Los árboles siguieron: en el mejor de los casos se los decapitó para dar paso al cableado -que si se ajustara a la normativa debería ser subterráneo-. Nuestras calles, que podían ser reconocidas por sus arboledas, fueron empeoradas minuciosamente. Un árbol es un activo de la ciudad: demora unos 20 años en crecer. En una ecuación absurda, cambiamos árboles por cablerío.
El 2 de abril tuvimos una muestra de lo que viene. No se trató de una tragedia irrepetible: el 2 de abril es sólo un momento en un proceso donde la agredida es la calle, y una muestra de lo que la ciudad nos devolverá si seguimos permitiendo se “construya” cuando en realidad la están destruyendo. Un desarrollo auténtico sólo es posible a través de una planificación que tenga en cuenta no sólo el beneficio de los jugadores inmobiliarios sino también la posibilidad de brindar acceso al techo, de desarrollar la periferia, preservar el carácter de la ciudad y su patrimonio para que también prosperen otros comercios, ofrecer alternativas de transporte, garantizar un espacio público de calidad para todos, multiplicar su infraestructura. En fin, devolverle a La Plata su carácter sustentable, producto de un pensamiento de vanguardia –hoy perdido en la irracional y prepotente, casi estúpida, fiebre del cemento y la especulación-. Sin embargo, desde abril nadie ha movido un pelo, ni en el Estado, ni en los Colegios profesionales, para corregir el acelerado deterioro de La Plata. Los “emprendimientos” continúan, las “obras” anunciadas son básicamente insuficientes, aunque se llevaran a cabo. La prensa sigue guardando silencio.

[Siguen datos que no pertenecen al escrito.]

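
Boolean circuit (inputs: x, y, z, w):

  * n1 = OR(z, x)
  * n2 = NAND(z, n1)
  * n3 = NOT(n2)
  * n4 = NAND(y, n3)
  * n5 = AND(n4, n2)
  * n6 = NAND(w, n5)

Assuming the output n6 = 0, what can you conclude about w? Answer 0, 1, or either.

1

n6 = NAND(w, n5) must be 0, so both w = 1 and n5 = 1.
n5 = AND(n4, n2) must be 1, so both n4 = 1 and n2 = 1.
n4 = NAND(y, n3) must be 1, so at least one of y, n3 is 0.
Every assignment with n6 = 0 has w = 1; there are 4 such assignment(s).
  x=0, y=0, z=0, w=1
  x=0, y=1, z=0, w=1
  x=1, y=0, z=0, w=1
  x=1, y=1, z=0, w=1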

Concluyendo, soy quien vive dentro de las casas o los departamentos. Soy quien camina por la calle, o conduce un auto, o tal vez, preferiría andar en bicicleta, o tomarse un micro. Soy quien paga el alumbrado, barrido y limpieza, y quiere ver a sus hijos jugando en paz en la vereda.
Soy quien vota.
Sin embargo, he sido silenciado y están borrando mi memoria.
Si destruimos la calle, si permitimos que destruyan el espacio de todos y arrasen con nuestra historia, nos encontraremos en poco tiempo con una ciudad sin rasgos, devaluada en su propuesta pero con viviendas caras, aunque minúsculas y sombrías; sin servicios, sin memoria, forzada a una mayor exclusión, y seguramente mayor violencia.
Y sin rastro de su luminoso pasado, cuando fue admirada por los urbanistas del mundo.
Soy el vecino, quería que me escucharan.